Photo Marie-Claude Lortie, La Presse
Le festival Montréal en lumière est bel et bien commencé. Cette année, le Portugal est à l’honneur. Les chefs sont arrivés, ils cuisinent un peu partout. Hier soir, j’en ai croisé plusieurs au bar du Ferreira Café, lieu de leurs rencontres informelles d’après service.

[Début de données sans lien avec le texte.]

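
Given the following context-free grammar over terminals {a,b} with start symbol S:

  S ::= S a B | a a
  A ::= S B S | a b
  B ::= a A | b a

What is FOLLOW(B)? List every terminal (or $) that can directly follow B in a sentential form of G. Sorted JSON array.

Compute FIRST by fixpoint:
iter 1:
  A via A→a b: +{a}
  B via B→a A: +{a}
  B via B→b a: +{b}
  S via S→a a: +{a}
  FIRST[S]={a}  FIRST[A]={a}  FIRST[B]={a,b}
iter 2: (no change)
  FIRST[S]={a}  FIRST[A]={a}  FIRST[B]={a,b}

Compute FOLLOW by fixpoint:
seed FOLLOW(S) with $
round 1:
  A→S B S: FOLLOW(S) ⊇ FIRST(B) = {a,b}; new: +{a,b}
  A→S B S: FOLLOW(B) ⊇ FIRST(S) = {a}; new: +{a}
  B→a A: FOLLOW(A) ⊇ FOLLOW(B) ⊇ {a}; new: +{a}
  S→S a B: FOLLOW(B) ⊇ FOLLOW(S) ⊇ {$,a,b}; new: +{$,b}
  FOLLOW[S]={$,a,b}  FOLLOW[A]={a}  FOLLOW[B]={$,a,b}
round 2:
  B→a A: FOLLOW(A) ⊇ FOLLOW(B) ⊇ {$,a,b}; new: +{$,b}
  FOLLOW[S]={$,a,b}  FOLLOW[A]={$,a,b}  FOLLOW[B]={$,a,b}
round 3: (stable)
  FOLLOW[S]={$,a,b}  FOLLOW[A]={$,a,b}  FOLLOW[B]={$,a,b}

FOLLOW(B) = ["$", "a", "b"]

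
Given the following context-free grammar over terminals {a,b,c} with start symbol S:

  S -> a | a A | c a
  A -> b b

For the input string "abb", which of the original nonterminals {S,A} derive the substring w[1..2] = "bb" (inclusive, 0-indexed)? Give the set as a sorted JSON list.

CNF form of G:
  S -> T1 A | T2 T1 | a
  A -> T0 T0
  T0 -> b
  T1 -> a
  T2 -> c

CYK table (by increasing span), restricted to cells inside w[1..2]:
  [1..1]={T0}  "b"  orig:{}
  [2..2]={T0}  "b"  orig:{}
  [1..2]={A}  "bb"

Original NTs in T[1,2] deriving "bb": ["A"]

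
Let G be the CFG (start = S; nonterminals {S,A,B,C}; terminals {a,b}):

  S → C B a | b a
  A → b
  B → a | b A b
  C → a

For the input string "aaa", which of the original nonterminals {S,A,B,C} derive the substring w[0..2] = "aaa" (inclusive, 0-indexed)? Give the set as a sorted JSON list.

CNF form of G:
  S -> C X3 | T0 T1
  A -> b
  B -> T0 X2 | a
  C -> a
  T0 -> b
  T1 -> a
  X2 -> A T0
  X3 -> B T1

CYK fill — only the sub-triangle for w[0..2]:
  [0..0]={B,C,T1}  "a"  orig:{B,C}
  [1..1]={B,C,T1}  "a"  orig:{B,C}
  [2..2]={B,C,T1}  "a"  orig:{B,C}
  [0..1]={X3}  "aa"  orig:{}
  [1..2]={X3}  "aa"  orig:{}
  [0..2]={S}  "aaa"

Original NTs in T[0,2] deriving "aaa": ["S"]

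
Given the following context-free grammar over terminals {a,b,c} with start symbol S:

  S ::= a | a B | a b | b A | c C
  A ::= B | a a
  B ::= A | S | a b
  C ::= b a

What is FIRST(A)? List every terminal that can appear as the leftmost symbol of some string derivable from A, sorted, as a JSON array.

FIRST iteration:
pass 1:
  A via A→a a: +{a}
  B via B→A: +{a}
  C via C→b a: +{b}
  S via S→a: +{a}
  S via S→b A: +{b}
  S via S→c C: +{c}
  FIRST(S)={a,b,c}  FIRST(A)={a}  FIRST(B)={a}  FIRST(C)={b}
pass 2:
  B via B→S: +{b,c}
  FIRST(S)={a,b,c}  FIRST(A)={a}  FIRST(B)={a,b,c}  FIRST(C)={b}
pass 3:
  A via A→B: +{b,c}
  FIRST(S)={a,b,c}  FIRST(A)={a,b,c}  FIRST(B)={a,b,c}  FIRST(C)={b}
pass 4: — fixpoint
  FIRST(S)={a,b,c}  FIRST(A)={a,b,c}  FIRST(B)={a,b,c}  FIRST(C)={b}

FIRST(A) = ["a", "b", "c"]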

Jeudi, je suis allée manger la cuisine de Paulo Pinto, invité au Decca 77, un chef qui aime bien les plats rempli de petites choses souvent fort intéressantes. Adoré la tapenade très aillée, la crème de morue très salée avec une raviole à la crevette toute douce. Aimé le bar aux tomates et au chou bok choi, avec salade de pomme de terre aux lardons. Amusant comment la cuisine portugaise moderne ponctue verdures et poissons avec des petits morceaux de charcuteries… un lardon, un mini morceau de chouriço par ici, une tranche de farinhera par là…
Hier soir, c’était le grand repas du président d’honneur du festival, Fausto Airoldi, chez Ferreira Café. Goûté à de la morue fraîche flottant dans une mousse liquide de pommes de terre aux amandes et au miel. Délicieux. Bu, à la fin du repas — où on ne servait que des vins et des portos Niepoort – une gorgée d’un porto de 1867. C’était comme prendre une bouchée dans une cathédrale.
Voici ma dernière chronique sur le sujet. Et ma dernière critique resto. ( J’ai aussi tout un grand reportage dans le cahier Vacances-Voyage du journal si vous voulez en savoir encore plus sur le Portugal)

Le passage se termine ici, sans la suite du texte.